O Gemini Free e o ChatGPT Free tiveram desempenho intermediário, mas positivo. O Gemini Free se destacou pela boa organização das soluções, com passos numerados, diferentes estratégias de resolução e alertas sobre erros comuns, oferecendo um formato que favorece o acompanhamento passo a passo por estudantes em estudo autônomo. Já o ChatGPT Free produziu respostas corretas para todas as questões e utilizou linguagem acessível, o que facilita a compreensão por alunos com diferentes níveis de familiaridade com o Cálculo; contudo, apresentou menor padronização na notação e, em alguns momentos, explicações menos aprofundadas em termos conceituais. Em termos pedagógicos, esses dois modelos contribuem mais para revisão rápida de procedimentos, esclarecimento de dúvidas e geração de exemplos adicionais do que para materiais que exijam rigor matemático máximo.
O Grok AI Free, por sua vez, configurou-se como o modelo de pior desempenho para fins educacionais nesta pesquisa. Apesar de chegar aos resultados corretos, suas respostas foram prejudicadas por problemas de sintaxe estrutural, formatação inadequada das expressões matemáticas e encadeamento lógico pouco claro, com saltos de raciocínio que dificultam o acompanhamento por parte do estudante.

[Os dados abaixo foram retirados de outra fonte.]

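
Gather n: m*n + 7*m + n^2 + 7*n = 7*m + n^2 + n*(m + 7)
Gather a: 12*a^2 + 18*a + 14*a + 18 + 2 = 12*a^2 + 32*a + 20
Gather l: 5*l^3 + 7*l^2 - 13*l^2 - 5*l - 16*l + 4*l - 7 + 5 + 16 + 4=5*l^3 - 6*l^2 - 17*l + 18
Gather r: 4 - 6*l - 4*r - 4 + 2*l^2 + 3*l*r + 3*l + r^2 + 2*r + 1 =2*l^2 - 3*l + r^2 + r*(3*l - 2) + 1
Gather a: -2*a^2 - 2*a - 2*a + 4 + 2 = -2*a^2 - 4*a + 6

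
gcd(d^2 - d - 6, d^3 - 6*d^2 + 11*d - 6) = d - 3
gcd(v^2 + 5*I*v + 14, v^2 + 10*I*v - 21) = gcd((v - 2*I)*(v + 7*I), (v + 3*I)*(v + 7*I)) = v + 7*I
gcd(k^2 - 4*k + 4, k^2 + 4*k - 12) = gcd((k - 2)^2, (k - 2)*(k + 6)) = k - 2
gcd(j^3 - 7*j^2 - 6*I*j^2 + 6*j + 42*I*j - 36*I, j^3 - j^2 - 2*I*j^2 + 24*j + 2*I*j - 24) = j^2 + j*(-1 - 6*I) + 6*I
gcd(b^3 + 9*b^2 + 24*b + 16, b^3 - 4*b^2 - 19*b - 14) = b + 1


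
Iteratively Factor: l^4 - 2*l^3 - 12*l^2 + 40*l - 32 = (l + 4)*(l^3 - 6*l^2 + 12*l - 8) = (l - 2)*(l + 4)*(l^2 - 4*l + 4) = (l - 2)^2*(l + 4)*(l - 2)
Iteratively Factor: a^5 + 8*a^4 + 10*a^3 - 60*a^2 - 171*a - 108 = (a - 3)*(a^4 + 11*a^3 + 43*a^2 + 69*a + 36) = (a - 3)*(a + 4)*(a^3 + 7*a^2 + 15*a + 9) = (a - 3)*(a + 3)*(a + 4)*(a^2 + 4*a + 3) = (a - 3)*(a + 1)*(a + 3)*(a + 4)*(a + 3)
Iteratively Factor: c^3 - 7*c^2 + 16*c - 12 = (c - 2)*(c^2 - 5*c + 6) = (c - 2)^2*(c - 3)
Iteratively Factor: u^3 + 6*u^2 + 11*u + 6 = (u + 1)*(u^2 + 5*u + 6) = (u + 1)*(u + 3)*(u + 2)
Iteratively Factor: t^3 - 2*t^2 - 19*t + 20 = (t + 4)*(t^2 - 6*t + 5) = (t - 1)*(t + 4)*(t - 5)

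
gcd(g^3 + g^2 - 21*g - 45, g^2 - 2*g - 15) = g^2 - 2*g - 15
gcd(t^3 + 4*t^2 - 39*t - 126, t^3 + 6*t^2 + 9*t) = t + 3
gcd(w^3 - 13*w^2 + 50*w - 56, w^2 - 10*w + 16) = w - 2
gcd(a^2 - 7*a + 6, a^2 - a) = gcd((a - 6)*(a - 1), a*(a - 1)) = a - 1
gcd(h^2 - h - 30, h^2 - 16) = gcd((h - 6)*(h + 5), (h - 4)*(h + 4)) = 1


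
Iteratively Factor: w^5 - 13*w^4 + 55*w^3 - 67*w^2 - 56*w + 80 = (w - 4)*(w^4 - 9*w^3 + 19*w^2 + 9*w - 20) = (w - 4)*(w + 1)*(w^3 - 10*w^2 + 29*w - 20) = (w - 4)*(w - 1)*(w + 1)*(w^2 - 9*w + 20) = (w - 5)*(w - 4)*(w - 1)*(w + 1)*(w - 4)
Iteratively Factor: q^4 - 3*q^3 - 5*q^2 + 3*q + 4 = (q + 1)*(q^3 - 4*q^2 - q + 4) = (q - 4)*(q + 1)*(q^2 - 1) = (q - 4)*(q + 1)^2*(q - 1)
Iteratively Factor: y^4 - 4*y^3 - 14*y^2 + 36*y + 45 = (y + 1)*(y^3 - 5*y^2 - 9*y + 45) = (y + 1)*(y + 3)*(y^2 - 8*y + 15) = (y - 3)*(y + 1)*(y + 3)*(y - 5)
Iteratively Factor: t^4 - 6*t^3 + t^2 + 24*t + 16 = (t - 4)*(t^3 - 2*t^2 - 7*t - 4) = (t - 4)*(t + 1)*(t^2 - 3*t - 4) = (t - 4)*(t + 1)^2*(t - 4)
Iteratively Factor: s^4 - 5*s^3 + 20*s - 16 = (s - 2)*(s^3 - 3*s^2 - 6*s + 8) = (s - 4)*(s - 2)*(s^2 + s - 2) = (s - 4)*(s - 2)*(s + 2)*(s - 1)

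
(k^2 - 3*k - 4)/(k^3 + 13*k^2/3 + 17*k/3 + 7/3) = 3*(k - 4)/(3*k^2 + 10*k + 7)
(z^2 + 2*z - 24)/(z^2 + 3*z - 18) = (z - 4)/(z - 3)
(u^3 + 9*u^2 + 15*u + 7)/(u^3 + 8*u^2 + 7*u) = (u + 1)/u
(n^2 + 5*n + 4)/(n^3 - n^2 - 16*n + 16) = (n + 1)/(n^2 - 5*n + 4)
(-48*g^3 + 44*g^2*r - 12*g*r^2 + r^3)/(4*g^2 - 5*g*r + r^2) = (12*g^2 - 8*g*r + r^2)/(-g + r)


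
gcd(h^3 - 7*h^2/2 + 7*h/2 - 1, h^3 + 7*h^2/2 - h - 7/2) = h - 1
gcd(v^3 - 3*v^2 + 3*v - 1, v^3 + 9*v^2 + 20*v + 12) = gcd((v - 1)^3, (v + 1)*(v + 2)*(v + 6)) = 1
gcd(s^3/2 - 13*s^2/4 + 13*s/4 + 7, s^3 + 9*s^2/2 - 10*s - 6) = 1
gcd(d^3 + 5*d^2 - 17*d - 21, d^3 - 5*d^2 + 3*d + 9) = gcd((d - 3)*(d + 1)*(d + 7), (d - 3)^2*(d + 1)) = d^2 - 2*d - 3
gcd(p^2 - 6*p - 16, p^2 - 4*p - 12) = p + 2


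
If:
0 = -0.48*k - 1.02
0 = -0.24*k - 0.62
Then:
No Solution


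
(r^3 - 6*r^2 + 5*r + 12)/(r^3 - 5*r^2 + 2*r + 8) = (r - 3)/(r - 2)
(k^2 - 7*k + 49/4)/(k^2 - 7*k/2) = (k - 7/2)/k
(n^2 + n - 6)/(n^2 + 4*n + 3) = (n - 2)/(n + 1)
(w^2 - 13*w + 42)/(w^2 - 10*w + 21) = (w - 6)/(w - 3)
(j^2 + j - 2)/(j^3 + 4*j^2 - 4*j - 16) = (j - 1)/(j^2 + 2*j - 8)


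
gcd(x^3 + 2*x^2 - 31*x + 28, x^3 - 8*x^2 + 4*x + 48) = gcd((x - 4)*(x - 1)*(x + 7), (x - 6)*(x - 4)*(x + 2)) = x - 4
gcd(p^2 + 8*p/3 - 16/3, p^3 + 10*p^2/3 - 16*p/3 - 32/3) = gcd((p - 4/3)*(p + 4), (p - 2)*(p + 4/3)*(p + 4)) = p + 4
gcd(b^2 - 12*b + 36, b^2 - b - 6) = 1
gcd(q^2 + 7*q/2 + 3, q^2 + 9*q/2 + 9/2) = q + 3/2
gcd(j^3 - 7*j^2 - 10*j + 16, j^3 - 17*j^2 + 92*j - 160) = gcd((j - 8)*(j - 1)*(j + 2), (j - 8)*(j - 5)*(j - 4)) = j - 8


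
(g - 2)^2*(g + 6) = g^3 + 2*g^2 - 20*g + 24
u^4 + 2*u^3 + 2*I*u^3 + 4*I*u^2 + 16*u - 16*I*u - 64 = (u - 2)*(u + 4)*(u - 2*I)*(u + 4*I)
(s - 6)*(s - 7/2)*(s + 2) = s^3 - 15*s^2/2 + 2*s + 42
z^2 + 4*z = z*(z + 4)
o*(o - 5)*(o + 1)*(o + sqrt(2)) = o^4 - 4*o^3 + sqrt(2)*o^3 - 4*sqrt(2)*o^2 - 5*o^2 - 5*sqrt(2)*o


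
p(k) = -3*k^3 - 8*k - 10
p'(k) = -9*k^2 - 8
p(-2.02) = 30.89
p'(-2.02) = -44.72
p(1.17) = -24.16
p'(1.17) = -20.32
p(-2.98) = 93.23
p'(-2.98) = -87.92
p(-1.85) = 23.79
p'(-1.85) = -38.80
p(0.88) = -19.08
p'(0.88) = -14.97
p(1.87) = -44.58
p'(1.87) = -39.47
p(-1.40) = 9.43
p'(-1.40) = -25.64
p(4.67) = -352.90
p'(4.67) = -204.28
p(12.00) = -5290.00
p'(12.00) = -1304.00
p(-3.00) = 95.00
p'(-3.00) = -89.00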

Diante desse quadro, o objetivo do artigo, analisar comparativamente as respostas das IA, permite afirmar que a melhoria do ensino de cálculo com apoio de inteligência artificial depende de uma escolha intencional de ferramentas e de um uso pedagógico bem delimitado. Gemini Pro e Perplexity AI Pro são mais indicados para materiais estruturados, aprofundamento conceitual e apoio a práticas docentes que exigem rigor e clareza; Gemini Free e ChatGPT Free mostram-se úteis para estudo autônomo, revisão rápida e ampliação do repertório de exemplos; e o Grok AI Free não deve ser utilizado como fonte principal de explicações passo a passo, sob risco de induzir interpretações equivocadas. Em todos os casos, as IA analisadas só contribuem de forma efetiva para o ensino de Cálculo Diferencial e Integral quando articuladas a objetivos pedagógicos claros, critérios de verificação das respostas e à atuação ativa do professor como mediador, curador e orientador do uso responsável dessas tecnologias.